‘Mogadishu,’ subtle mix of inter-Korean relationship, dynamic action

July 23, 2021

 In the late 1980s, Africa was a big diplomatic battleground between South and North Korea.

While the world was divided into two groups of capitalism and communism, the African continent with about 50 nations, known as the third world, was considered to have the casting vote at a United Nations General Assembly.

The upcoming local action movie “Escape from Mogadishu,” based on a true story, is set in the African country of Somalia at the end of 1990, when the two Koreas were competing for membership in the United Nations.

There, diplomats from the two Koreas make desperate efforts to ask the Somali government to vote for their own countries on a possible General Assembly ballot for new members.

This image provided by Lotte Entertainment shows a scene from "Escape from Mogadishu." (PHOTO NOT FOR SALE) (Yonhap)
This image provided by Lotte Entertainment shows a scene from "Escape from Mogadishu." (PHOTO NOT FOR SALE) (Yonhap)
This image provided by Lotte Entertainment shows a scene from "Escape from Mogadishu." (PHOTO NOT FOR SALE) (Yonhap)
This image provided by Lotte Entertainment shows a poster of "Escape from Mogadishu." (PHOTO NOT FOR SALE) (Yonhap)

This image provided by Lotte Entertainment shows a scene from “Escape from Mogadishu.” (PHOTO NOT FOR SALE) (Yonhap)

South Korean Ambassador Han Shin-sung (Kim Yun-seok) is in high spirits on his way to a long-awaited meeting with the Somali president. He anticipates a promotion after returning to Seoul as he is confident of winning Somalia over South Korea’s side and help his country join the UN.

But his dream is shattered by a sudden armed robbery attack. His request to meet the president is refused because he arrives at the presidential office too late.

At that time, he catches a glimpse of North Korean Ambassador Lim Yong-su (Huh Joon-ho), who is talking with the Somali president. North Korea, which has maintained close relationships with Africa for decades, is always ahead of its South rival thanks to its superior intelligent network.

With the cat-and-mouse diplomatic competition between the two sides escalating further, the fate of the Somali government becomes unclear as a rebellion breaks out in the capital city and the entire communications network is cut off.

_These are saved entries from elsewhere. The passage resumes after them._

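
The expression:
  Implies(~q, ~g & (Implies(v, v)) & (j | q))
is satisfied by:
  {q: True, j: True, g: False}
  {q: True, j: False, g: False}
  {q: True, g: True, j: True}
  {q: True, g: True, j: False}
  {j: True, g: False, q: False}


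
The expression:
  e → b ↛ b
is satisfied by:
  {e: False}


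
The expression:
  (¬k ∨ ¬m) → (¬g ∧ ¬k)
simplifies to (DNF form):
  (k ∧ m) ∨ (¬g ∧ ¬k)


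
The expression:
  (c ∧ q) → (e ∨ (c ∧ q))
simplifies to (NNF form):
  True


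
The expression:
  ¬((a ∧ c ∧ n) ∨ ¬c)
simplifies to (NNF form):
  c ∧ (¬a ∨ ¬n)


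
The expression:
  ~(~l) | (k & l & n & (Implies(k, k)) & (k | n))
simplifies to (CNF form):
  l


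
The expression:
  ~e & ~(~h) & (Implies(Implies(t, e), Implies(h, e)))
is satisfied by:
  {t: True, h: True, e: False}


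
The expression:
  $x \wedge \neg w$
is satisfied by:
  {x: True, w: False}


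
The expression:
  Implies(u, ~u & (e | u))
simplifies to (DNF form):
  ~u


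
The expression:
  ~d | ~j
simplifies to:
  ~d | ~j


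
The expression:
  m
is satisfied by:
  {m: True}


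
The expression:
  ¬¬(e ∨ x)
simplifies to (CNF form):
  e ∨ x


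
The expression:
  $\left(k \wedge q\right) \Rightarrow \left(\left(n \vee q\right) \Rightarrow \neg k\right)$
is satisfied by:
  {k: False, q: False}
  {q: True, k: False}
  {k: True, q: False}


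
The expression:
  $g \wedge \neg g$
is never true.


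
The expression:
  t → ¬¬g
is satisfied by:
  {g: True, t: False}
  {t: False, g: False}
  {t: True, g: True}


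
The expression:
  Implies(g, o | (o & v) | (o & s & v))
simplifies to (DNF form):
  o | ~g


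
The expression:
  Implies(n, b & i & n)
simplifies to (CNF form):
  (b | ~n) & (i | ~n)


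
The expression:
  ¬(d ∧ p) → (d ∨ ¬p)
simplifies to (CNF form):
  d ∨ ¬p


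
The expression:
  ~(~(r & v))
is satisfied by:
  {r: True, v: True}


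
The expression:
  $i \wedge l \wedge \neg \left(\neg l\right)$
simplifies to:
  $i \wedge l$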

While rioters attack the North Korea Embassy in protest against the Somali government, Lim abandons his mission and asks for help in the state of emergency to the South Korean Embassy, which is guarded by armed police, as a last resort.

Upon advice by spy agent Kang Dae-jin (Jo In-sung) to persuade the stranded North Koreans to defect to the South, Han reluctantly accepts the North Korean people and lets them stay together at the mission.

Their unexpectedly sudden co-habitation is not as nice and simple as occasional quarrels and fights break out between officials from both sides.

But they have to end their altercations as the Somali police leave the South Korean mission, which is now exposed to the armed insurgents and falls into grave danger.

From this point on, South and North Korean people forget their nationality and ideology, and think of the same goal: run for their life and get to the Italian Embassy, where they can catch a rescue plane.

The climax of “Mogadishu” starts here as four cars bulletproofed with books and sandbags fly down the war-torn streets of Mogadishu under a storm of bullets.

The deafening sound of heavy-caliber gunfire, car crashes and tire skids echoing throughout the downtown creates a tense and violent atmosphere as if life and death of the two Koreas is at stake there.

Director Ryoo Seung-wan, who gained popularity for his kinetic and intense action films like “The Unjust” (2010) and “The Berlin File” (2013), exerts his ability again to build up emotional tensions among characters and feature dynamic action scenes in 121 minutes.

The ensemble of the cast led by veteran actors Kim Yun-seok and Huh Joon-ho helps the story look more realistic, as their humorous dialogues does not seem awkward in the life-or-death situation and in the tragedy of the civil war.

The unexpected cooperation between South and North Koreans in a third country might be a corny and formulaic plot often seen in many Korean movies.

But director Ryoo does not fall into the melodramatic conclusion where the protagonists become close friends but have to say a tearful goodbye in the end. He keeps a moderate distance from an emotional approach to the inter-Korean relationships.

“Escape from Mogadishu” will hit local screens Wednesday, with special versions like IMAX and 4-D also available.